SOLUNUM CİHAZINA MAKUM YALANI
HDP'nin Ağrı Milletvekili Abdullah Koç'un 16 Şubat'ta TBMM'de dile getirdiği ve sosyal medya hesabından paylaştığı "Patnos Cezaevinde son bir yılda 4 hasta mahpus yaşamını yitirmiştir. Cezaevlerinde makineye bağlı, solunum cihazına bağlı mahpuslar tahliye edilmediği gibi kullandıkları cihazlar nedeniyle astronomik faturalarla karşı karşıya kalmaktadır" iddiası da boş çıktı. Bahsi geçen cezaevinde son bir yıl içerisinde makine veya solunum cihazına bağlı herhangi bir hükümlü ve tutuklunun bulunmadığı anlaşıldı. Hükümlü ve tutukluların sağlık şikayetleri olması durumunda kurum aile hekimi tarafından muayeneleri yapılıyor. Gerekli hallerde ileri tetkik ve tedavilerinin yapılması amacıyla devlet hastanesine ve çevre illerde bulunan üniversite veya şehir hastanelerine sevk edildiği belirlendi.

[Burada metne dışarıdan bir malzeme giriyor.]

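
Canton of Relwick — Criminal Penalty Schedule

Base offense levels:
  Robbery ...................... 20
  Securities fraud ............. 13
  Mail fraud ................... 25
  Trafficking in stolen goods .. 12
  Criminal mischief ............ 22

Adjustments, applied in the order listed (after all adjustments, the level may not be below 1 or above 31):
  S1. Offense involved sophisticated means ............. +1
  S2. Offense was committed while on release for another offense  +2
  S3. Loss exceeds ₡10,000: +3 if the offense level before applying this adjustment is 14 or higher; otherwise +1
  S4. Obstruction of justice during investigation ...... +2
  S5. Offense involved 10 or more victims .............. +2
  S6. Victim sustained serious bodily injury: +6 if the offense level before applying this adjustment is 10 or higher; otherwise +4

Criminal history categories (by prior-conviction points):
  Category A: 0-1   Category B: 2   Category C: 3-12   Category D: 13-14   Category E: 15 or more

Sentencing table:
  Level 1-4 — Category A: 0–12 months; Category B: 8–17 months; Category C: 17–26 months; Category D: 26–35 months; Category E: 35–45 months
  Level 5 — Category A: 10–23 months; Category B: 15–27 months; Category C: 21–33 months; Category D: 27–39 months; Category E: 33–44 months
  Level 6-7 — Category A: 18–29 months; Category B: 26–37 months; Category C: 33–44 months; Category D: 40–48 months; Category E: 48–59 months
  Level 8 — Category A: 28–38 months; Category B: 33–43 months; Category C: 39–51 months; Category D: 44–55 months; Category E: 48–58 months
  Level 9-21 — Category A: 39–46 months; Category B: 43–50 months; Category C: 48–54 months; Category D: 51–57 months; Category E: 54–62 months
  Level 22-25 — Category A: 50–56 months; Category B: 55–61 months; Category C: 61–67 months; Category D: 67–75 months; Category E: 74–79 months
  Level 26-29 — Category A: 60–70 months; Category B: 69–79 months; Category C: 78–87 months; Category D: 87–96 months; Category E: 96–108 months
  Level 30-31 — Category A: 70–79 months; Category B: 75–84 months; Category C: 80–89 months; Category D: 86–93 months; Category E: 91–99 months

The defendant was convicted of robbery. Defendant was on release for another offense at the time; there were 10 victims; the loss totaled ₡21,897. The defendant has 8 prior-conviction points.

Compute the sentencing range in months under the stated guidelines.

78-87 months

Base offense level for robbery: 20.
S2 applies: 20 + 2 = 22.
S3 applies (level before this adjustment is 22 ≥ 14, so +3): 22 + 3 = 25.
S5 applies: 25 + 2 = 27.
S6 does not apply.
Final offense level: 27.
Criminal history: 8 prior points → Category C (3-12).
Level 27 falls in the 26-29 band.
Grid: Level 26-29 × Category C = 78-87 months.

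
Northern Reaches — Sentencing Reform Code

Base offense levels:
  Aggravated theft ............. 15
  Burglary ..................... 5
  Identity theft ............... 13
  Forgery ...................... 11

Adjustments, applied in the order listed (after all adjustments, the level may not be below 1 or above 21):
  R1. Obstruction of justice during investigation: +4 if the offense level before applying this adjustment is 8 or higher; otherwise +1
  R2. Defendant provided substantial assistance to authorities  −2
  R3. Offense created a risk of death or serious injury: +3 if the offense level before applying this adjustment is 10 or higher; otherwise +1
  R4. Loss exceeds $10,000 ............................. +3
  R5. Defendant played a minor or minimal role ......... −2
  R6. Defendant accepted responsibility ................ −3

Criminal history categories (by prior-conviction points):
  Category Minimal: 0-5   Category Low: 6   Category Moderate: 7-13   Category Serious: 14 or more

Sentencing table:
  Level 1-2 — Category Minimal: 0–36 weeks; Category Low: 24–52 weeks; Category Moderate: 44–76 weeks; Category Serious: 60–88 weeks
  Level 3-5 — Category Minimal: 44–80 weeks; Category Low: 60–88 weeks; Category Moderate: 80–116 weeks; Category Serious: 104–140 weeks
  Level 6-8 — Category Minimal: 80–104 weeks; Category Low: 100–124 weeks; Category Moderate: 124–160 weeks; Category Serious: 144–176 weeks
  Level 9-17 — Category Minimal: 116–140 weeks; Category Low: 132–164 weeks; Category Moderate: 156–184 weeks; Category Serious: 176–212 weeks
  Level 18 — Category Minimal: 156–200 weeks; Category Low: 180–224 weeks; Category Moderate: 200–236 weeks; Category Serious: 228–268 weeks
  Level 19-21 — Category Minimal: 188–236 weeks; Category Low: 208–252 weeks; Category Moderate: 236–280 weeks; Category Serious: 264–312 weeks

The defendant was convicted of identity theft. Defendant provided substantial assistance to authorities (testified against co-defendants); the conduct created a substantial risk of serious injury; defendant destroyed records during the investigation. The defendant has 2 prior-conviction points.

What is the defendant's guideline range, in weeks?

Base offense level for identity theft: 13.
R1 applies (level before this adjustment is 13 ≥ 8, so +4): 13 + 4 = 17.
R2 applies: 17 − 2 = 15.
R3 applies (level before this adjustment is 15 ≥ 10, so +3): 15 + 3 = 18.
R4 does not apply.
Final offense level: 18.
Criminal history: 2 prior points → Category Minimal (0-5).
Level 18 falls in the 18 band.
Grid: Level 18 × Category Minimal = 156-200 weeks.

156-200 weeks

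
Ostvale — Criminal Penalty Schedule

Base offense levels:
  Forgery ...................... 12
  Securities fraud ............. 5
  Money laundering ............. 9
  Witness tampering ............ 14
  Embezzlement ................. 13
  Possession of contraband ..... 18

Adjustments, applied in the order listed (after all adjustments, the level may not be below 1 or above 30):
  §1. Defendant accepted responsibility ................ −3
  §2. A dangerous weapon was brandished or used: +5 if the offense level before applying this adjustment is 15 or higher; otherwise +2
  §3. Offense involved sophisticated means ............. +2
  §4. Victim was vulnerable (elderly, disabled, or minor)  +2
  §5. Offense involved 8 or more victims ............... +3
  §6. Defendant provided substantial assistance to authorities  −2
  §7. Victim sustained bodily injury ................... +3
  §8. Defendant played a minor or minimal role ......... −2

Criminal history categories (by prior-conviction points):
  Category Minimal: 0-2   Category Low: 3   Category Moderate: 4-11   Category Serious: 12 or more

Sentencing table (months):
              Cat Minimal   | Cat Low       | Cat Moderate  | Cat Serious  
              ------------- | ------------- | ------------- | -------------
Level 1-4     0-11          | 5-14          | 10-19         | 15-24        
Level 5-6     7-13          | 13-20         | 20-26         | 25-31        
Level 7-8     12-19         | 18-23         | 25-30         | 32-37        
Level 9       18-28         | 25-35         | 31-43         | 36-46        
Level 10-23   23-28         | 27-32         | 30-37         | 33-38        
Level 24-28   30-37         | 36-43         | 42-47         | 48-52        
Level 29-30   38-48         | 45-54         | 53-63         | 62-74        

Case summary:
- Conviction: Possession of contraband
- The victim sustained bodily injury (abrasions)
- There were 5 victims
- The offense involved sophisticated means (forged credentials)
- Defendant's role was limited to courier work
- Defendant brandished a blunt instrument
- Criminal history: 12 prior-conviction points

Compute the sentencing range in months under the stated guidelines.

Base offense level for possession of contraband: 18.
§1 does not apply.
§2 applies (level before this adjustment is 18 ≥ 15, so +5): 18 + 5 = 23.
§3 applies: 23 + 2 = 25.
§4 does not apply.
§5 does not apply.
§6 does not apply.
§7 applies: 25 + 3 = 28.
§8 applies: 28 − 2 = 26.
Final offense level: 26.
Criminal history: 12 prior points → Category Serious (12+).
Level 26 falls in the 24-28 band.
Grid: Level 24-28 × Category Serious = 48-52 months.

48-52 months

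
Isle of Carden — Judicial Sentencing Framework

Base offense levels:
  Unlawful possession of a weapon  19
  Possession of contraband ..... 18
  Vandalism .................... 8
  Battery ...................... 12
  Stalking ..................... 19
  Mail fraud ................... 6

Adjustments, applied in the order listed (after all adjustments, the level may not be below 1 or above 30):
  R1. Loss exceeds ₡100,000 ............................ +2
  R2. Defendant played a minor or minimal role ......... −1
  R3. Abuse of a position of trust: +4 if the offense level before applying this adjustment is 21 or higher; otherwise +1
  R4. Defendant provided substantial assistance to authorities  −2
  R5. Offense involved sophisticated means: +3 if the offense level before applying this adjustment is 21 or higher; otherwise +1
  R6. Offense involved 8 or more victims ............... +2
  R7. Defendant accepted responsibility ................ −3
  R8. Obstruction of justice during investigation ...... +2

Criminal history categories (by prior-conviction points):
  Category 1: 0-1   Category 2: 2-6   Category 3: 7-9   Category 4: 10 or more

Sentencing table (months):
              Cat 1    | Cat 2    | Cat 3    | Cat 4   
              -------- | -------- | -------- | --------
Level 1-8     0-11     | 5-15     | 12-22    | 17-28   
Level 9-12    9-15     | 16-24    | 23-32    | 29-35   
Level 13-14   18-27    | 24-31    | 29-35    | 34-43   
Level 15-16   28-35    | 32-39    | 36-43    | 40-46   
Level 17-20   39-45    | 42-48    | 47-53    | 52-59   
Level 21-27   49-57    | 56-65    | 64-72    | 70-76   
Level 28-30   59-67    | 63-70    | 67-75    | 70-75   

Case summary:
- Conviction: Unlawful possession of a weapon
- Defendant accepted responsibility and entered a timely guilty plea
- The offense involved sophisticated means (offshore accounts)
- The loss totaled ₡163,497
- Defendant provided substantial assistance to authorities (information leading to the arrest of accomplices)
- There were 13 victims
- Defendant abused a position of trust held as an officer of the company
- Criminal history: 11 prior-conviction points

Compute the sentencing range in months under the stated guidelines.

Base offense level for unlawful possession of a weapon: 19.
R1 applies: 19 + 2 = 21.
R2 does not apply.
R3 applies (level before this adjustment is 21 ≥ 21, so +4): 21 + 4 = 25.
R4 applies: 25 − 2 = 23.
R5 applies (level before this adjustment is 23 ≥ 21, so +3): 23 + 3 = 26.
R6 applies: 26 + 2 = 28.
R7 applies: 28 − 3 = 25.
R8 does not apply.
Final offense level: 25.
Criminal history: 11 prior points → Category 4 (10+).
Level 25 falls in the 21-27 band.
Grid: Level 21-27 × Category 4 = 70-76 months.

70-76 months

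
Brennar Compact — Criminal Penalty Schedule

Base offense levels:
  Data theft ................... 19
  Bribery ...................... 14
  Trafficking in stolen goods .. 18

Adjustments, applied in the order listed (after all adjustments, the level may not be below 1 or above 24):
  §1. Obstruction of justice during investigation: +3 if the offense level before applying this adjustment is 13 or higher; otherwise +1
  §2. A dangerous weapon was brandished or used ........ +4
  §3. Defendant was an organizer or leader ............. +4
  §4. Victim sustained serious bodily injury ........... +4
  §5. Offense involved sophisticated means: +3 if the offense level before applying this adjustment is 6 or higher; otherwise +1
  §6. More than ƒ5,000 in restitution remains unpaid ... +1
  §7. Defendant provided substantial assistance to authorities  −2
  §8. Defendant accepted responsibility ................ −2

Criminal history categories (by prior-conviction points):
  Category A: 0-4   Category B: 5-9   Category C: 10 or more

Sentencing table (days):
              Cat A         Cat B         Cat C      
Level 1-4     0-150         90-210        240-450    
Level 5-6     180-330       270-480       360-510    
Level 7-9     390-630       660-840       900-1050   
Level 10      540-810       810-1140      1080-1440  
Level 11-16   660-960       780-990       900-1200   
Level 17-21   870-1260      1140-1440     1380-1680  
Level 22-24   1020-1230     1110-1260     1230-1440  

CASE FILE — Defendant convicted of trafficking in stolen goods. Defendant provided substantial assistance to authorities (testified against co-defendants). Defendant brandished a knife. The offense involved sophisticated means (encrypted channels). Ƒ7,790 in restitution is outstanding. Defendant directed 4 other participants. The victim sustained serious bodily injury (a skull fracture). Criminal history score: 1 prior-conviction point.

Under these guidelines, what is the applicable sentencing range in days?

1020-1230 days

Base offense level for trafficking in stolen goods: 18.
§1 does not apply.
§2 applies: 18 + 4 = 22.
§3 applies: 22 + 4 = 26.
§4 applies: 26 + 4 = 30.
§5 applies (level before this adjustment is 30 ≥ 6, so +3): 30 + 3 = 33.
§6 applies: 33 + 1 = 34.
§7 applies: 34 − 2 = 32.
§8 does not apply.
Level 32 exceeds the maximum of 24; capped at 24.
Final offense level: 24.
Criminal history: 1 prior point → Category A (0-4).
Level 24 falls in the 22-24 band.
Grid: Level 22-24 × Category A = 1020-1230 days.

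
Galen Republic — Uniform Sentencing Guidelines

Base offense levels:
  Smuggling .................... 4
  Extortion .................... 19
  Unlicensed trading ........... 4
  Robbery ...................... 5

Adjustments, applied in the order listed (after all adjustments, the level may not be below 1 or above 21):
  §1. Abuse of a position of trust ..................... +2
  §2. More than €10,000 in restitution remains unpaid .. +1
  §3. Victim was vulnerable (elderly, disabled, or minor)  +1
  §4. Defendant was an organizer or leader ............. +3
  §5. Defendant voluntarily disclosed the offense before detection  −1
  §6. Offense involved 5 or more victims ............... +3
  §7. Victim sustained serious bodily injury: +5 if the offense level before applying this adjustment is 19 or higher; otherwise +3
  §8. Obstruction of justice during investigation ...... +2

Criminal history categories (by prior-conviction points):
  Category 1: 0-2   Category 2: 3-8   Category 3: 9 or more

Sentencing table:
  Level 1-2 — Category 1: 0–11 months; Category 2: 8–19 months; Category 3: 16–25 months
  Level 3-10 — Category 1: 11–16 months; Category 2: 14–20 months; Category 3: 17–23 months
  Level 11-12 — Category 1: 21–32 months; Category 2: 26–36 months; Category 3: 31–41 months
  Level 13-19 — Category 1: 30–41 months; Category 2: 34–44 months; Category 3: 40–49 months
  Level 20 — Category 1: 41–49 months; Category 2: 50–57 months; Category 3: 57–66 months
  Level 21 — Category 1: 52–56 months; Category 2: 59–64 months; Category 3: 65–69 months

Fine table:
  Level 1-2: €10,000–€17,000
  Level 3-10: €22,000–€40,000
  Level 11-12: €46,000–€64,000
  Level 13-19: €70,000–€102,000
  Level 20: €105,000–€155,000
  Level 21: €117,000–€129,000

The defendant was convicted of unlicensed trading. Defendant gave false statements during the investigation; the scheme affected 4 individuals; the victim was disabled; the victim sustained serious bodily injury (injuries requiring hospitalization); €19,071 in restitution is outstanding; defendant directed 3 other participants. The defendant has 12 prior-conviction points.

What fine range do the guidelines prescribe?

Base offense level for unlicensed trading: 4.
§1 does not apply.
§2 applies: 4 + 1 = 5.
§3 applies: 5 + 1 = 6.
§4 applies: 6 + 3 = 9.
§7 applies (level before this adjustment is 9 < 19, so +3): 9 + 3 = 12.
§8 applies: 12 + 2 = 14.
Final offense level: 14.
Level 14 falls in the 13-19 band.
Fine table: Level 13-19 → €70,000–€102,000.

€70,000–€102,000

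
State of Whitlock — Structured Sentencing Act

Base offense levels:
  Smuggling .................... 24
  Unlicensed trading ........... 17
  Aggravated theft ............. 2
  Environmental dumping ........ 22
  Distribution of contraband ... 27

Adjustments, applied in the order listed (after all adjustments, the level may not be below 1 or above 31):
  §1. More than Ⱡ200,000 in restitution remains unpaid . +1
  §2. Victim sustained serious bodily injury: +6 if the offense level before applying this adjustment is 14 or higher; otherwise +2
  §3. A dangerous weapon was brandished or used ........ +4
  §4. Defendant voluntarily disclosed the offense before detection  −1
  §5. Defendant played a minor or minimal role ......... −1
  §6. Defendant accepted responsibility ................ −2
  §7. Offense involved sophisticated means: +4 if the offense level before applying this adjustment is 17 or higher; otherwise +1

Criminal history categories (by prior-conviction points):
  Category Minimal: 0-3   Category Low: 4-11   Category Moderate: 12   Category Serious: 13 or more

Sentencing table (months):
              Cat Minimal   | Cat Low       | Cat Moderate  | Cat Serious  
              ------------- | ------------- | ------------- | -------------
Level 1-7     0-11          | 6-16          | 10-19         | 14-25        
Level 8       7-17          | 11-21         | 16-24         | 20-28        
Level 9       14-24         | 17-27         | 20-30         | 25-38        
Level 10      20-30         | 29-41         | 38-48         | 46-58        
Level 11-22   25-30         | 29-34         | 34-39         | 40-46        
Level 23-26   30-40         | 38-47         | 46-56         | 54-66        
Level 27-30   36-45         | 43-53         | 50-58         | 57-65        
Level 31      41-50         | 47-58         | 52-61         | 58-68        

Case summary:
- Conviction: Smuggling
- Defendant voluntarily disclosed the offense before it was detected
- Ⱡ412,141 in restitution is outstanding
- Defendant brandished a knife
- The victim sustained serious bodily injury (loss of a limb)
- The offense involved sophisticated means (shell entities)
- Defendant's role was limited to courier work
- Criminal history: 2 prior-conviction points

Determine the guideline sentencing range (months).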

BİR KOĞUŞTA 17 ÇOCUK YALANI
FETÖ'cü sosyal medya hesaplarından "İzmir Şakran Cezaevinde şu anda 1 çocuk koğuşu var. O koğuşta da tam 17 çocuk ve 14 kadın bir arada yaşıyor." iddiaların gerekçe alakası olmadığı görüldü. İzmir Kadın Kapalı Ceza İnfaz Kurumunda bulunan 3 anne-çocuk ünitesinin her birinde 2 anne ve çocuklarının kalabildiği 11'er oda bulunuyor. Ünitelerde ayrıca çocuk oyun alanları, uzman personel eşliğinde eğitim almalarını sağlayacak kreş imkanları da sunuluyor. Aylar önce Adalet Bakanlığınca anne çocuk ünitesi pilot uygulamasının Türkiye geneli tüm ceza infaz kurumlarında yaygınlaştırılmasının hedeflendiği belirtilirken, gerçeğin bir koğuşta 17 çocuk ve 14 kadın hükümlünün barındırıldığı iddialarıyla uzaktan yakından ilgili olmadığı anlaşıldı.
HASTA HÜKÜMLÜLER ÜZERİNDEN ALGI ÇABALARI
FETÖ'cüler "4'üncü evre akciğer kanseri Ahmet Zeki Özkan'ın hücrede yatak verilmeden yerde yatırıldığı" iddia etti. Antalya L Tipi Kapalı Ceza İnfaz Kurumuna 9 Şubat'ta alınan Özkan'ın, tüm sağlık kontrollerinin kurum hekimince yapıldığı ve ilaçlarının kontrollü bir şekilde hükümlüye teslim edildiği belirlenirken, kuruma ilk kabulü sonrasında kendisine yatak, yastık ve battaniye verildiği anlaşıldı. 13 Şubat'ta yapılan hükümlü Ayşe Gökkan'ın koronovirüse yakalandığı ancak tedavisinin yapılmadığına ilişkin haberler sonrasında yapılan araştırmada ise Gökhan'ın PCR testinin pozitif çıkmasının ardından hastaneye gitmek istemediğine dair dilekçe verdiği anlaşıldı.